Le sujet n’est pas un être – être un –, il est la coupure, il est sujet à s’identifier. Si le
S1 désigne le signifiant qui le saisit, il ne le représente qu’à s’articuler à S2 : « Le
signifiant représente le sujet pour un autre signifiant . »
S’appuyant sur les travaux de Claude Lévi-Strauss, et sur ceux des philosophes Kant
et Aristote, Lacan propose une conception non rationaliste de la causalité.
Dans l’« Essai sur les grandeurs négatives », Kant pose la question suivante :
« Peut-on assimiler la cause à la raison ? » C’est la raison qui l’invente pour ordonner
la raison. Se référant à la physique, il constate la discontinuité entre la cause et l’effet.

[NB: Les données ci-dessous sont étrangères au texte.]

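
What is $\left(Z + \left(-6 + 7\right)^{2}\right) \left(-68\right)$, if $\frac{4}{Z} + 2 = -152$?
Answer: $- \frac{5100}{77} \approx -66.234$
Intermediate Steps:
$Z = - \frac{2}{77}$ ($Z = \frac{4}{-2 - 152} = \frac{4}{-154} = 4 \left(- \frac{1}{154}\right) = - \frac{2}{77} \approx -0.025974$)
$\left(Z + \left(-6 + 7\right)^{2}\right) \left(-68\right) = \left(- \frac{2}{77} + \left(-6 + 7\right)^{2}\right) \left(-68\right) = \left(- \frac{2}{77} + 1^{2}\right) \left(-68\right) = \left(- \frac{2}{77} + 1\right) \left(-68\right) = \frac{75}{77} \left(-68\right) = - \frac{5100}{77}$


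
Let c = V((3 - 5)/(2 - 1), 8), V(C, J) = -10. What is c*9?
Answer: -90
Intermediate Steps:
c = -10
c*9 = -10*9 = -90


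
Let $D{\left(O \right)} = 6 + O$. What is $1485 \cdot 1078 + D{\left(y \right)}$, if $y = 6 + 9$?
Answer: $1600851$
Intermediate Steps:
$y = 15$
$1485 \cdot 1078 + D{\left(y \right)} = 1485 \cdot 1078 + \left(6 + 15\right) = 1600830 + 21 = 1600851$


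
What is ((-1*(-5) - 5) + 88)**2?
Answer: 7744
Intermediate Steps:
((-1*(-5) - 5) + 88)**2 = ((5 - 5) + 88)**2 = (0 + 88)**2 = 88**2 = 7744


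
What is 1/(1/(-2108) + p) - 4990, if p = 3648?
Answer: -38373013062/7689983 ≈ -4990.0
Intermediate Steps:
1/(1/(-2108) + p) - 4990 = 1/(1/(-2108) + 3648) - 4990 = 1/(-1/2108 + 3648) - 4990 = 1/(7689983/2108) - 4990 = 2108/7689983 - 4990 = -38373013062/7689983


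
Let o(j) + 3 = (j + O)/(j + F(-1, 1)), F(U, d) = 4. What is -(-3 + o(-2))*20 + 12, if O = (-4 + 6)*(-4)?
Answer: 232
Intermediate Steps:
O = -8 (O = 2*(-4) = -8)
o(j) = -3 + (-8 + j)/(4 + j) (o(j) = -3 + (j - 8)/(j + 4) = -3 + (-8 + j)/(4 + j))
-(-3 + o(-2))*20 + 12 = -(-3 + 2*(-10 - 1*(-2))/(4 - 2))*20 + 12 = -(-3 + 2*(-10 + 2)/2)*20 + 12 = -(-3 + 2*(½)*(-8))*20 + 12 = -(-3 - 8)*20 + 12 = -1*(-11)*20 + 12 = 11*20 + 12 = 220 + 12 = 232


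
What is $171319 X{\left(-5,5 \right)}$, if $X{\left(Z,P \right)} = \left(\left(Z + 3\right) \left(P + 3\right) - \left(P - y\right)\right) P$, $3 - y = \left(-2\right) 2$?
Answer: $-11992330$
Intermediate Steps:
$y = 7$ ($y = 3 - \left(-2\right) 2 = 3 - -4 = 3 + 4 = 7$)
$X{\left(Z,P \right)} = P \left(7 - P + \left(3 + P\right) \left(3 + Z\right)\right)$ ($X{\left(Z,P \right)} = \left(\left(Z + 3\right) \left(P + 3\right) - \left(-7 + P\right)\right) P = \left(\left(3 + Z\right) \left(3 + P\right) - \left(-7 + P\right)\right) P = \left(\left(3 + P\right) \left(3 + Z\right) - \left(-7 + P\right)\right) P = \left(7 - P + \left(3 + P\right) \left(3 + Z\right)\right) P = P \left(7 - P + \left(3 + P\right) \left(3 + Z\right)\right)$)
$171319 X{\left(-5,5 \right)} = 171319 \cdot 5 \left(16 + 2 \cdot 5 + 3 \left(-5\right) + 5 \left(-5\right)\right) = 171319 \cdot 5 \left(16 + 10 - 15 - 25\right) = 171319 \cdot 5 \left(-14\right) = 171319 \left(-70\right) = -11992330$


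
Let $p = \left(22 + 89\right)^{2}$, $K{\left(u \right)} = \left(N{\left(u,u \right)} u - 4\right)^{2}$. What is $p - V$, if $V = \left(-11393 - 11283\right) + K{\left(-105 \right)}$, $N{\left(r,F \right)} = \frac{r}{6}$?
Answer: $- \frac{13306901}{4} \approx -3.3267 \cdot 10^{6}$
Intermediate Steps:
$N{\left(r,F \right)} = \frac{r}{6}$ ($N{\left(r,F \right)} = r \frac{1}{6} = \frac{r}{6}$)
$K{\left(u \right)} = \left(-4 + \frac{u^{2}}{6}\right)^{2}$ ($K{\left(u \right)} = \left(\frac{u}{6} u - 4\right)^{2} = \left(\frac{u^{2}}{6} - 4\right)^{2} = \left(-4 + \frac{u^{2}}{6}\right)^{2}$)
$p = 12321$ ($p = 111^{2} = 12321$)
$V = \frac{13356185}{4}$ ($V = \left(-11393 - 11283\right) + \frac{\left(-24 + \left(-105\right)^{2}\right)^{2}}{36} = \left(-11393 - 11283\right) + \frac{\left(-24 + 11025\right)^{2}}{36} = -22676 + \frac{11001^{2}}{36} = -22676 + \frac{1}{36} \cdot 121022001 = -22676 + \frac{13446889}{4} = \frac{13356185}{4} \approx 3.339 \cdot 10^{6}$)
$p - V = 12321 - \frac{13356185}{4} = - \frac{13306901}{4}$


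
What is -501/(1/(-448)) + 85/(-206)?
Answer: 46236203/206 ≈ 2.2445e+5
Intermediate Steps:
-501/(1/(-448)) + 85/(-206) = -501/(-1/448) + 85*(-1/206) = -501*(-448) - 85/206 = 224448 - 85/206 = 46236203/206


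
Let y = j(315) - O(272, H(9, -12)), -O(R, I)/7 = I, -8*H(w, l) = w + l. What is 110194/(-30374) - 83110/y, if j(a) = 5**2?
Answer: -10109708997/3356327 ≈ -3012.1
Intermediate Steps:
H(w, l) = -l/8 - w/8 (H(w, l) = -(w + l)/8 = -(l + w)/8 = -l/8 - w/8)
O(R, I) = -7*I
j(a) = 25
y = 221/8 (y = 25 - (-7)*(-1/8*(-12) - 1/8*9) = 25 - (-7)*(3/2 - 9/8) = 25 - (-7)*3/8 = 25 - 1*(-21/8) = 25 + 21/8 = 221/8 ≈ 27.625)
110194/(-30374) - 83110/y = 110194/(-30374) - 83110/221/8 = 110194*(-1/30374) - 83110*8/221 = -55097/15187 - 664880/221 = -10109708997/3356327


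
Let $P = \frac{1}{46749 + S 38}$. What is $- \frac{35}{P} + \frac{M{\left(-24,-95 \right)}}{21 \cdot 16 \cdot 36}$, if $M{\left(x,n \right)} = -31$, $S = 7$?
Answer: $- \frac{19904270431}{12096} \approx -1.6455 \cdot 10^{6}$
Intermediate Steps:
$P = \frac{1}{47015}$ ($P = \frac{1}{46749 + 7 \cdot 38} = \frac{1}{46749 + 266} = \frac{1}{47015} \approx 2.127 \cdot 10^{-5}$)
$- \frac{35}{P} + \frac{M{\left(-24,-95 \right)}}{21 \cdot 16 \cdot 36} = - 35 \frac{1}{\frac{1}{47015}} - \frac{31}{21 \cdot 16 \cdot 36} = \left(-35\right) 47015 - \frac{31}{336 \cdot 36} = -1645525 - \frac{31}{12096} = - \frac{19904270431}{12096}$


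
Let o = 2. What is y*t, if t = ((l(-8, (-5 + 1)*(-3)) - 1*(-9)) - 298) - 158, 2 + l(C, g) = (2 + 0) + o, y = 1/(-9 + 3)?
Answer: 445/6 ≈ 74.167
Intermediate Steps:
y = -⅙ (y = 1/(-6) = -⅙ ≈ -0.16667)
l(C, g) = 2 (l(C, g) = -2 + ((2 + 0) + 2) = -2 + (2 + 2) = -2 + 4 = 2)
t = -445 (t = ((2 - 1*(-9)) - 298) - 158 = ((2 + 9) - 298) - 158 = (11 - 298) - 158 = -287 - 158 = -445)
y*t = -⅙*(-445) = 445/6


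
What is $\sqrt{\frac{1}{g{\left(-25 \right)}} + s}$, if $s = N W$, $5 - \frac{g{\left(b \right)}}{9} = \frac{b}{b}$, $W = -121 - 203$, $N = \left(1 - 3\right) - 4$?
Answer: $\frac{\sqrt{69985}}{6} \approx 44.091$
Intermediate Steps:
$N = -6$ ($N = -2 - 4 = -6$)
$W = -324$ ($W = -121 - 203 = -324$)
$g{\left(b \right)} = 36$ ($g{\left(b \right)} = 45 - 9 \frac{b}{b} = 45 - 9 = 36$)
$s = 1944$ ($s = \left(-6\right) \left(-324\right) = 1944$)
$\sqrt{\frac{1}{g{\left(-25 \right)}} + s} = \sqrt{\frac{1}{36} + 1944} = \sqrt{\frac{69985}{36}} = \frac{\sqrt{69985}}{6}$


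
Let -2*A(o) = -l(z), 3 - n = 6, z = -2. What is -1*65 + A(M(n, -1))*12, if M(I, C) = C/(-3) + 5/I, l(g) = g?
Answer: -77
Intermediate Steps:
n = -3 (n = 3 - 1*6 = 3 - 6 = -3)
M(I, C) = 5/I - C/3 (M(I, C) = C*(-⅓) + 5/I = -C/3 + 5/I = 5/I - C/3)
A(o) = -1 (A(o) = -(-1)*(-2)/2 = -½*2 = -1)
-1*65 + A(M(n, -1))*12 = -1*65 - 1*12 = -65 - 12 = -77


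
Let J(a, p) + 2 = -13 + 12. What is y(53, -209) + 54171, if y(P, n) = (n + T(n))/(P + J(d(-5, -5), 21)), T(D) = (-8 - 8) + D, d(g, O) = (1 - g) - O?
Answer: 1354058/25 ≈ 54162.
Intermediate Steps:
d(g, O) = 1 - O - g
J(a, p) = -3 (J(a, p) = -2 + (-13 + 12) = -2 - 1 = -3)
T(D) = -16 + D
y(P, n) = (-16 + 2*n)/(-3 + P) (y(P, n) = (n + (-16 + n))/(P - 3) = (-16 + 2*n)/(-3 + P))
y(53, -209) + 54171 = 2*(-8 - 209)/(-3 + 53) + 54171 = 2*(-217)/50 + 54171 = 2*(1/50)*(-217) + 54171 = -217/25 + 54171 = 1354058/25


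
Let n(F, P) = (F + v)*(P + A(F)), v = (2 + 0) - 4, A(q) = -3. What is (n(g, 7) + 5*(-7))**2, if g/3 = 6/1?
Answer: 841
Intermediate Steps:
v = -2 (v = 2 - 4 = -2)
g = 18 (g = 3*(6/1) = 3*(6*1) = 3*6 = 18)
n(F, P) = (-3 + P)*(-2 + F) (n(F, P) = (F - 2)*(P - 3) = (-2 + F)*(-3 + P) = (-3 + P)*(-2 + F))
(n(g, 7) + 5*(-7))**2 = ((6 - 3*18 - 2*7 + 18*7) + 5*(-7))**2 = ((6 - 54 - 14 + 126) - 35)**2 = (64 - 35)**2 = 29**2 = 841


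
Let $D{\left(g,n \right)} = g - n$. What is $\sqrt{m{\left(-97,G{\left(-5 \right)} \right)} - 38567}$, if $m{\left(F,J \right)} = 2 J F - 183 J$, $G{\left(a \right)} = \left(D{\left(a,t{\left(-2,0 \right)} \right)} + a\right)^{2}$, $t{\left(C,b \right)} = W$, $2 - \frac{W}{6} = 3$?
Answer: $i \sqrt{44599} \approx 211.18 i$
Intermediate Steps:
$W = -6$ ($W = 12 - 18 = -6$)
$t{\left(C,b \right)} = -6$
$G{\left(a \right)} = \left(6 + 2 a\right)^{2}$ ($G{\left(a \right)} = \left(\left(a - -6\right) + a\right)^{2} = \left(\left(a + 6\right) + a\right)^{2} = \left(\left(6 + a\right) + a\right)^{2} = \left(6 + 2 a\right)^{2}$)
$m{\left(F,J \right)} = - 183 J + 2 F J$ ($m{\left(F,J \right)} = 2 F J - 183 J = - 183 J + 2 F J$)
$\sqrt{m{\left(-97,G{\left(-5 \right)} \right)} - 38567} = \sqrt{4 \left(3 - 5\right)^{2} \left(-183 + 2 \left(-97\right)\right) - 38567} = \sqrt{4 \left(-2\right)^{2} \left(-183 - 194\right) - 38567} = \sqrt{4 \cdot 4 \left(-377\right) - 38567} = \sqrt{16 \left(-377\right) - 38567} = \sqrt{-6032 - 38567} = \sqrt{-44599} = i \sqrt{44599}$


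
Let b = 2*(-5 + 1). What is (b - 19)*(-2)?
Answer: 54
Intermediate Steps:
b = -8 (b = 2*(-4) = -8)
(b - 19)*(-2) = (-8 - 19)*(-2) = -27*(-2) = 54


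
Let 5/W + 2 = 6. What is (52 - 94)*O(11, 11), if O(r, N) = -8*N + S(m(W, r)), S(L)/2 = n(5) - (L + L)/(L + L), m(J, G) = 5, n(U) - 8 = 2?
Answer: 2940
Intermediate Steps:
n(U) = 10 (n(U) = 8 + 2 = 10)
W = 5/4 (W = 5/(-2 + 6) = 5/4 ≈ 1.2500)
S(L) = 18 (S(L) = 2*(10 - (L + L)/(L + L)) = 2*(10 - 2*L/(2*L)) = 2*(10 - 2*L*1/(2*L)) = 2*(10 - 1*1) = 2*(10 - 1) = 2*9 = 18)
O(r, N) = 18 - 8*N (O(r, N) = -8*N + 18 = 18 - 8*N)
(52 - 94)*O(11, 11) = (52 - 94)*(18 - 8*11) = -42*(18 - 88) = -42*(-70) = 2940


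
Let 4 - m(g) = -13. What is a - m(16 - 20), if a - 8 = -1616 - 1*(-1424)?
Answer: -201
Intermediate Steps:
m(g) = 17 (m(g) = 4 - 1*(-13) = 4 + 13 = 17)
a = -184 (a = 8 + (-1616 - 1*(-1424)) = 8 + (-1616 + 1424) = 8 - 192 = -184)
a - m(16 - 20) = -184 - 1*17 = -184 - 17 = -201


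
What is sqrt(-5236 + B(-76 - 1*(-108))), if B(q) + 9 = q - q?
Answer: I*sqrt(5245) ≈ 72.422*I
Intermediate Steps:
B(q) = -9 (B(q) = -9 + (q - q) = -9 + 0 = -9)
sqrt(-5236 + B(-76 - 1*(-108))) = sqrt(-5236 - 9) = sqrt(-5245) = I*sqrt(5245)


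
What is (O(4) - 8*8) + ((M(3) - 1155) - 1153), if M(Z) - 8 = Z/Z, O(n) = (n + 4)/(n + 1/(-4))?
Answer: -35413/15 ≈ -2360.9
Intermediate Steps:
O(n) = (4 + n)/(-¼ + n) (O(n) = (4 + n)/(n - ¼) = (4 + n)/(-¼ + n))
M(Z) = 9 (M(Z) = 8 + Z/Z = 8 + 1 = 9)
(O(4) - 8*8) + ((M(3) - 1155) - 1153) = (4*(4 + 4)/(-1 + 4*4) - 8*8) + ((9 - 1155) - 1153) = (4*8/(-1 + 16) - 64) + (-1146 - 1153) = (4*8/15 - 64) - 2299 = (4*(1/15)*8 - 64) - 2299 = (32/15 - 64) - 2299 = -928/15 - 2299 = -35413/15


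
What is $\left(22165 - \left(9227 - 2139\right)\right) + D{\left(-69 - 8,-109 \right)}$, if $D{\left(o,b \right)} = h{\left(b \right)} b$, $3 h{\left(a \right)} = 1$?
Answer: $\frac{45122}{3} \approx 15041.0$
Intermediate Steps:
$h{\left(a \right)} = \frac{1}{3}$ ($h{\left(a \right)} = \frac{1}{3} \cdot 1 = \frac{1}{3}$)
$D{\left(o,b \right)} = \frac{b}{3}$
$\left(22165 - \left(9227 - 2139\right)\right) + D{\left(-69 - 8,-109 \right)} = \left(22165 - \left(9227 - 2139\right)\right) + \frac{1}{3} \left(-109\right) = \left(22165 - 7088\right) - \frac{109}{3} = 15077 - \frac{109}{3} = \frac{45122}{3}$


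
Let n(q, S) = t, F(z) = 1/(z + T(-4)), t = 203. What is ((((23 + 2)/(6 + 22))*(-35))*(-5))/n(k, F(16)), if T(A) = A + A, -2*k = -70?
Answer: 625/812 ≈ 0.76970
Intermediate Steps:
k = 35 (k = -½*(-70) = 35)
T(A) = 2*A
F(z) = 1/(-8 + z) (F(z) = 1/(z + 2*(-4)) = 1/(z - 8) = 1/(-8 + z))
n(q, S) = 203
((((23 + 2)/(6 + 22))*(-35))*(-5))/n(k, F(16)) = ((((23 + 2)/(6 + 22))*(-35))*(-5))/203 = (((25/28)*(-35))*(-5))*(1/203) = -125/4*(-5)*(1/203) = (625/4)*(1/203) = 625/812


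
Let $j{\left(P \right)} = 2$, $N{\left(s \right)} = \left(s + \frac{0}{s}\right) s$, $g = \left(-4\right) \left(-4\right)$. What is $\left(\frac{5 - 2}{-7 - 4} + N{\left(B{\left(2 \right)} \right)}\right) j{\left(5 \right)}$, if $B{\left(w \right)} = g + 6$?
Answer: $\frac{10642}{11} \approx 967.45$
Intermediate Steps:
$g = 16$
$B{\left(w \right)} = 22$ ($B{\left(w \right)} = 16 + 6 = 22$)
$N{\left(s \right)} = s^{2}$ ($N{\left(s \right)} = \left(s + 0\right) s = s s = s^{2}$)
$\left(\frac{5 - 2}{-7 - 4} + N{\left(B{\left(2 \right)} \right)}\right) j{\left(5 \right)} = \left(\frac{5 - 2}{-7 - 4} + 22^{2}\right) 2 = \left(\frac{3}{-11} + 484\right) 2 = \left(3 \left(- \frac{1}{11}\right) + 484\right) 2 = \left(- \frac{3}{11} + 484\right) 2 = \frac{5321}{11} \cdot 2 = \frac{10642}{11}$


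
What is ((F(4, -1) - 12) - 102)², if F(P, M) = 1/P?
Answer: 207025/16 ≈ 12939.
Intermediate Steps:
((F(4, -1) - 12) - 102)² = ((1/4 - 12) - 102)² = ((¼ - 12) - 102)² = (-47/4 - 102)² = (-455/4)² = 207025/16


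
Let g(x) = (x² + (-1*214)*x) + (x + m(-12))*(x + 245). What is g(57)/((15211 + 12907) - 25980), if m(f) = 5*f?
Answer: -9855/2138 ≈ -4.6095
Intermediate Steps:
g(x) = x² - 214*x + (-60 + x)*(245 + x) (g(x) = (x² + (-1*214)*x) + (x + 5*(-12))*(x + 245) = (x² - 214*x) + (x - 60)*(245 + x) = (x² - 214*x) + (-60 + x)*(245 + x) = x² - 214*x + (-60 + x)*(245 + x))
g(57)/((15211 + 12907) - 25980) = (-14700 - 29*57 + 2*57²)/((15211 + 12907) - 25980) = (-14700 - 1653 + 2*3249)/(28118 - 25980) = (-14700 - 1653 + 6498)/2138 = -9855*1/2138 = -9855/2138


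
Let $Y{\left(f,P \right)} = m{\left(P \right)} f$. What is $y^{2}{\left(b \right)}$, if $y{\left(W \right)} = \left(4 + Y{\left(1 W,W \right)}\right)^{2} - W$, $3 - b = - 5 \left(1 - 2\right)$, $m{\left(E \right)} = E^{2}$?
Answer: $324$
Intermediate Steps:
$Y{\left(f,P \right)} = f P^{2}$ ($Y{\left(f,P \right)} = P^{2} f = f P^{2}$)
$b = -2$ ($b = 3 - - 5 \left(1 - 2\right) = 3 - \left(-5\right) \left(-1\right) = 3 - 5 = -2$)
$y{\left(W \right)} = \left(4 + W^{3}\right)^{2} - W$ ($y{\left(W \right)} = \left(4 + 1 W W^{2}\right)^{2} - W = \left(4 + W W^{2}\right)^{2} - W = \left(4 + W^{3}\right)^{2} - W$)
$y^{2}{\left(b \right)} = \left(\left(4 + \left(-2\right)^{3}\right)^{2} - -2\right)^{2} = \left(\left(4 - 8\right)^{2} + 2\right)^{2} = \left(\left(-4\right)^{2} + 2\right)^{2} = \left(16 + 2\right)^{2} = 18^{2} = 324$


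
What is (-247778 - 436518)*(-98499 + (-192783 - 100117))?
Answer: 267832770104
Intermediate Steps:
(-247778 - 436518)*(-98499 + (-192783 - 100117)) = -684296*(-98499 - 292900) = -684296*(-391399) = 267832770104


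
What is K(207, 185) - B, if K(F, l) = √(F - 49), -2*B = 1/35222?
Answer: 1/70444 + √158 ≈ 12.570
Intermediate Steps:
B = -1/70444 (B = -½/35222 = -½*1/35222 = -1/70444 ≈ -1.4196e-5)
K(F, l) = √(-49 + F)
K(207, 185) - B = √(-49 + 207) - 1*(-1/70444) = √158 + 1/70444 = 1/70444 + √158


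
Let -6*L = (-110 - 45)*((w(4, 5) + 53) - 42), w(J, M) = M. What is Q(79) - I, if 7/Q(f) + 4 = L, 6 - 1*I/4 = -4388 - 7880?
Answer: -60289867/1228 ≈ -49096.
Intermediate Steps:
I = 49096 (I = 24 - 4*(-4388 - 7880) = 24 - 4*(-12268) = 24 + 49072 = 49096)
L = 1240/3 (L = -(-110 - 45)*((5 + 53) - 42)/6 = -(-155)*(58 - 42)/6 = -(-155)*16/6 = -⅙*(-2480) = 1240/3 ≈ 413.33)
Q(f) = 21/1228 (Q(f) = 7/(-4 + 1240/3) = 7/(1228/3) = 7*(3/1228) = 21/1228)
Q(79) - I = 21/1228 - 1*49096 = 21/1228 - 49096 = -60289867/1228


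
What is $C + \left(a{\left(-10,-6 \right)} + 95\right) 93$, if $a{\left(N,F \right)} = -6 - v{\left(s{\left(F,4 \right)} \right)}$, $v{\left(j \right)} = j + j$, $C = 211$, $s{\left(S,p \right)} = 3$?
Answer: $7930$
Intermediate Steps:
$v{\left(j \right)} = 2 j$
$a{\left(N,F \right)} = -12$ ($a{\left(N,F \right)} = -6 - 2 \cdot 3 = -6 - 6 = -12$)
$C + \left(a{\left(-10,-6 \right)} + 95\right) 93 = 211 + \left(-12 + 95\right) 93 = 211 + 83 \cdot 93 = 211 + 7719 = 7930$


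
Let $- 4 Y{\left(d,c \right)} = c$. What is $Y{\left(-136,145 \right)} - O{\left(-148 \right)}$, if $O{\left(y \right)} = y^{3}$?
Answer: $\frac{12967023}{4} \approx 3.2418 \cdot 10^{6}$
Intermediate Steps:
$Y{\left(d,c \right)} = - \frac{c}{4}$
$Y{\left(-136,145 \right)} - O{\left(-148 \right)} = \left(- \frac{1}{4}\right) 145 - \left(-148\right)^{3} = - \frac{145}{4} - -3241792 = - \frac{145}{4} + 3241792 = \frac{12967023}{4}$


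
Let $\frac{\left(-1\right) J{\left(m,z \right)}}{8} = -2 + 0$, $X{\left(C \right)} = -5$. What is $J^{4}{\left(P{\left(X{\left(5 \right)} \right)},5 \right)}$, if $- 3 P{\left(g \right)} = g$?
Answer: $65536$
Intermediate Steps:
$P{\left(g \right)} = - \frac{g}{3}$
$J{\left(m,z \right)} = 16$ ($J{\left(m,z \right)} = - 8 \left(-2 + 0\right) = \left(-8\right) \left(-2\right) = 16$)
$J^{4}{\left(P{\left(X{\left(5 \right)} \right)},5 \right)} = 16^{4} = 65536$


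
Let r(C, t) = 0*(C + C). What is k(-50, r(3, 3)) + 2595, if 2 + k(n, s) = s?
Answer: 2593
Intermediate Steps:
r(C, t) = 0 (r(C, t) = 0*(2*C) = 0)
k(n, s) = -2 + s
k(-50, r(3, 3)) + 2595 = (-2 + 0) + 2595 = -2 + 2595 = 2593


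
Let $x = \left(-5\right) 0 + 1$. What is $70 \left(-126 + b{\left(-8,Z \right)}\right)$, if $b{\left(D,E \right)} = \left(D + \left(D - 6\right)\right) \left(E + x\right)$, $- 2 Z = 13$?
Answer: $-350$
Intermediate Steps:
$Z = - \frac{13}{2}$ ($Z = \left(- \frac{1}{2}\right) 13 = - \frac{13}{2} \approx -6.5$)
$x = 1$ ($x = 0 + 1 = 1$)
$b{\left(D,E \right)} = \left(1 + E\right) \left(-6 + 2 D\right)$ ($b{\left(D,E \right)} = \left(D + \left(D - 6\right)\right) \left(E + 1\right) = \left(D + \left(-6 + D\right)\right) \left(1 + E\right) = \left(-6 + 2 D\right) \left(1 + E\right) = \left(1 + E\right) \left(-6 + 2 D\right)$)
$70 \left(-126 + b{\left(-8,Z \right)}\right) = 70 \left(-126 + \left(-6 - -39 + 2 \left(-8\right) + 2 \left(-8\right) \left(- \frac{13}{2}\right)\right)\right) = 70 \left(-126 + \left(-6 + 39 - 16 + 104\right)\right) = 70 \left(-126 + 121\right) = 70 \left(-5\right) = -350$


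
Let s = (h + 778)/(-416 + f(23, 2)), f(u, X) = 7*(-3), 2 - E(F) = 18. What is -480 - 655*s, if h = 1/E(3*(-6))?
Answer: 4796625/6992 ≈ 686.02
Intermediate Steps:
E(F) = -16 (E(F) = 2 - 1*18 = 2 - 18 = -16)
h = -1/16 (h = 1/(-16) = -1/16 ≈ -0.062500)
f(u, X) = -21
s = -12447/6992 (s = (-1/16 + 778)/(-416 - 21) = (12447/16)/(-437) = (12447/16)*(-1/437) = -12447/6992 ≈ -1.7802)
-480 - 655*s = -480 - 655*(-12447/6992) = -480 + 8152785/6992 = 4796625/6992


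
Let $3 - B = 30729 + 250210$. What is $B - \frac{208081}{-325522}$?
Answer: $- \frac{91450640511}{325522} \approx -2.8094 \cdot 10^{5}$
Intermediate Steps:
$B = -280936$ ($B = 3 - \left(30729 + 250210\right) = 3 - 280939 = -280936$)
$B - \frac{208081}{-325522} = -280936 - \frac{208081}{-325522} = -280936 - - \frac{208081}{325522} = -280936 + \frac{208081}{325522} = - \frac{91450640511}{325522}$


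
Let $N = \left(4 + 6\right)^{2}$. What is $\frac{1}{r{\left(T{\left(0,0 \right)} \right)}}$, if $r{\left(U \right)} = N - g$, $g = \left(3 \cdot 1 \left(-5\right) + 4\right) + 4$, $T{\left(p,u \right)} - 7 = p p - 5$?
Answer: $\frac{1}{107} \approx 0.0093458$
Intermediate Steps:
$N = 100$ ($N = 10^{2} = 100$)
$T{\left(p,u \right)} = 2 + p^{2}$ ($T{\left(p,u \right)} = 7 + \left(p p - 5\right) = 7 + \left(p^{2} - 5\right) = 7 + \left(-5 + p^{2}\right) = 2 + p^{2}$)
$g = -7$ ($g = \left(3 \left(-5\right) + 4\right) + 4 = \left(-15 + 4\right) + 4 = -11 + 4 = -7$)
$r{\left(U \right)} = 107$ ($r{\left(U \right)} = 100 - -7 = 100 + 7 = 107$)
$\frac{1}{r{\left(T{\left(0,0 \right)} \right)}} = \frac{1}{107}$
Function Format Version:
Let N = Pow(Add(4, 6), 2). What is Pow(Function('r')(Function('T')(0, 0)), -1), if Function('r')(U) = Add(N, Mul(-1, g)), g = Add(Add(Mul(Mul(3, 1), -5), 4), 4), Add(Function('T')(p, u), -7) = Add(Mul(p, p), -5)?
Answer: Rational(1, 107) ≈ 0.0093458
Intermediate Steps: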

« À cause de B » est un jugement universel qui excède les données de la perception.
La logique, c’est nous qui l’ajoutons, afin d’ordonner la raison. Entre la cause et
l’effet, il y a une béance ; ce qui vient la remplir n’est pas indéterminé pour Lacan,
mais reste un concept inanalysable pour Kant.
En effet, Kant signifie aux fondateurs d’une ontologie que les concepts les plus subtils
n’abolissent ou n’engendrent jamais un existant, et que depuis Newton, l’espace, le
temps, le mouvement ne peuvent plus être ce qu’ils étaient pour Descartes.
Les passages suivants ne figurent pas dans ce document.